Art. 34
Distribuzione dei debitori e delle esposizioni nelle classi o nei pool
In vigore dal 20 ott 2021
Distribuzione dei debitori e delle esposizioni nelle classi o nei pool
1. Nel valutare la distribuzione dei debitori e delle esposizioni all’interno delle classi o dei pool di ciascun sistema di rating ai fini dell’articolo 170, paragrafo 1, lettere b), d) e f), paragrafo 2 e paragrafo 3, lettera c), del regolamento (UE) n. 575/2013, l’autorità competente accerta che:
a)
il numero di classi e pool di rating sia sufficiente per garantire un’appropriata differenziazione del rischio e la quantificazione delle caratteristiche di perdita a livello di classe o di pool, e che:
i)
per le esposizioni verso imprese, enti, amministrazioni centrali e banche centrali nonché per le esposizioni da finanziamenti specializzati, la scala di rating del debitore abbia almeno il numero di classi stabilito rispettivamente all’articolo 170, paragrafo 1, lettera b), e paragrafo 2, del regolamento (UE) n. 575/2013;
ii)
per i crediti commerciali acquistati classificati come esposizioni al dettaglio, che il raggruppamento rispecchi le prassi di sottoscrizione del cedente e l’eterogeneità della sua clientela;
b)
la concentrazione del numero di esposizioni o di debitori non sia eccessiva in nessuna classe o pool, a meno che tale distribuzione non sia giustificata da evidenze empiriche comprovanti l’omogeneità del rischio di tali esposizioni o debitori;
c)
per le esposizioni al dettaglio, le classi o i pool di rating e quelli relativi alle operazioni abbiano un numero sufficiente di esposizioni o di debitori in una determinata classe o un determinato pool, a meno che tale distribuzione non sia giustificata da evidenze empiriche comprovanti che il raggruppamento di tali esposizioni o debitori è adeguato, oppure che per singoli debitori o singole esposizioni sono usate le stime dirette dei parametri di rischio di cui all’articolo 169, paragrafo 3, del regolamento (UE) n. 575/2013;
d)
per le esposizioni verso imprese, enti, amministrazioni centrali e banche centrali, quando sono disponibili dati sufficienti, le classi o i pool di rating e quelli relativi alle operazioni non abbiano un numero troppo esiguo di esposizioni o di debitori in una determinata classe o un determinato pool, a meno che la distribuzione delle esposizioni o dei debitori non sia giustificata da evidenze empiriche comprovanti che il raggruppamento di tali esposizioni o debitori è adeguato, oppure che per singoli debitori o singole esposizioni sono usate le stime dirette dei parametri di rischio di cui all’articolo 169, paragrafo 3, del regolamento (UE) n. 575/2013.

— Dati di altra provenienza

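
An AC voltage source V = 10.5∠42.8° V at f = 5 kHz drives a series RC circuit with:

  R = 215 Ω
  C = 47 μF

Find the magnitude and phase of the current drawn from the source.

Step 1 — Angular frequency: ω = 2π·f = 2π·5000 = 3.142e+04 rad/s.
Step 2 — Component impedances:
  R: Z = R = 215 Ω
  C: Z = 1/(jωC) = -j/(ω·C) = 0 - j0.6773 Ω
Step 3 — Series combination: Z_total = R + C = 215 - j0.6773 Ω = 215∠-0.2° Ω.
Step 4 — Source phasor: V = 10.5∠42.8° V = 7.704 + j7.134 V.
Step 5 — Ohm's law: I = V / Z_total = (7.704 + j7.134) / (215 - j0.6773) = 0.03573 + j0.03329 A.
Step 6 — Convert to polar: |I| = 0.04884 A, ∠I = 43.0°.

I = 0.04884∠43.0° A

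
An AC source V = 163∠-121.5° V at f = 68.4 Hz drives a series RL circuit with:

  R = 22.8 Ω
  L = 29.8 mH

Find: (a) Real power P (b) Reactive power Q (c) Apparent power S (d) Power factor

Step 1 — Angular frequency: ω = 2π·f = 2π·68.4 = 429.8 rad/s.
Step 2 — Component impedances:
  R: Z = R = 22.8 Ω
  L: Z = jωL = j·429.8·0.0298 = 0 + j12.81 Ω
Step 3 — Series combination: Z_total = R + L = 22.8 + j12.81 Ω = 26.15∠29.3° Ω.
Step 4 — Source phasor: V = 163∠-121.5° V = -85.17 - j139 V.
Step 5 — Current: I = V / Z = -5.442 - j3.039 A = 6.233∠-150.8° A.
Step 6 — Complex power: S = V·I* = 885.8 + j497.6 VA.
Step 7 — Real power: P = Re(S) = 885.8 W.
Step 8 — Reactive power: Q = Im(S) = 497.6 VAR.
Step 9 — Apparent power: |S| = 1016 VA.
Step 10 — Power factor: PF = P/|S| = 0.8719 (lagging).

(a) P = 885.8 W  (b) Q = 497.6 VAR  (c) S = 1016 VA  (d) PF = 0.8719 (lagging)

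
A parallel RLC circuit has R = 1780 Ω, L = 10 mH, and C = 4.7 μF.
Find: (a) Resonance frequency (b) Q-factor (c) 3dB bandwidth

Step 1 — Resonance: ω₀ = 1/√(LC) = 1/√(0.01·4.7e-06) = 4613 rad/s.
Step 2 — f₀ = ω₀/(2π) = 734.1 Hz.
Step 3 — Parallel Q: Q = R/(ω₀L) = 1780/(4613·0.01) = 38.59.
Step 4 — Bandwidth: Δω = ω₀/Q = 119.5 rad/s; BW = Δω/(2π) = 19.02 Hz.

(a) f₀ = 734.1 Hz  (b) Q = 38.59  (c) BW = 19.02 Hz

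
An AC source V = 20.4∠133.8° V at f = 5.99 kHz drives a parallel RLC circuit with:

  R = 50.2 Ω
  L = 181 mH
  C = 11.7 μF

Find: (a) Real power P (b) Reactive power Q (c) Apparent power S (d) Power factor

Step 1 — Angular frequency: ω = 2π·f = 2π·5990 = 3.764e+04 rad/s.
Step 2 — Component impedances:
  R: Z = R = 50.2 Ω
  L: Z = jωL = j·3.764e+04·0.181 = 0 + j6812 Ω
  C: Z = 1/(jωC) = -j/(ω·C) = 0 - j2.271 Ω
Step 3 — Parallel combination: 1/Z_total = 1/R + 1/L + 1/C; Z_total = 0.1026 - j2.267 Ω = 2.269∠-87.4° Ω.
Step 4 — Source phasor: V = 20.4∠133.8° V = -14.12 + j14.72 V.
Step 5 — Current: I = V / Z = -6.763 - j5.922 A = 8.989∠-138.8° A.
Step 6 — Complex power: S = V·I* = 8.29 - j183.2 VA.
Step 7 — Real power: P = Re(S) = 8.29 W.
Step 8 — Reactive power: Q = Im(S) = -183.2 VAR.
Step 9 — Apparent power: |S| = 183.4 VA.
Step 10 — Power factor: PF = P/|S| = 0.04521 (leading).

(a) P = 8.29 W  (b) Q = -183.2 VAR  (c) S = 183.4 VA  (d) PF = 0.04521 (leading)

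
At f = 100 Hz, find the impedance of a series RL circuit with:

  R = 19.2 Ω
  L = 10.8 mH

Step 1 — Angular frequency: ω = 2π·f = 2π·100 = 628.3 rad/s.
Step 2 — Component impedances:
  R: Z = R = 19.2 Ω
  L: Z = jωL = j·628.3·0.0108 = 0 + j6.786 Ω
Step 3 — Series combination: Z_total = R + L = 19.2 + j6.786 Ω = 20.36∠19.5° Ω.

Z = 19.2 + j6.786 Ω = 20.36∠19.5° Ω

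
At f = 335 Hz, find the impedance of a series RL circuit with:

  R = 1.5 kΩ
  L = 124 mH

Step 1 — Angular frequency: ω = 2π·f = 2π·335 = 2105 rad/s.
Step 2 — Component impedances:
  R: Z = R = 1500 Ω
  L: Z = jωL = j·2105·0.124 = 0 + j261 Ω
Step 3 — Series combination: Z_total = R + L = 1500 + j261 Ω = 1523∠9.9° Ω.

Z = 1500 + j261 Ω = 1523∠9.9° Ω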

2. Oltre all’accertamento stabilito al paragrafo 1, l’autorità competente valuta, se del caso, i criteri applicati dall’ente nel determinare:
a)
il numero complessivo massimo e minimo di classi o pool;
b)
la percentuale di esposizioni e di debitori attribuita a ciascuna classe o a ciascun pool.
3. Ai fini dei paragrafi 1 e 2, l’autorità competente tiene conto delle distribuzioni attuali e passate osservate del numero di esposizioni e di debitori e dei valori delle esposizioni, compresa la migrazione delle esposizioni e dei debitori tra classi o pool diversi.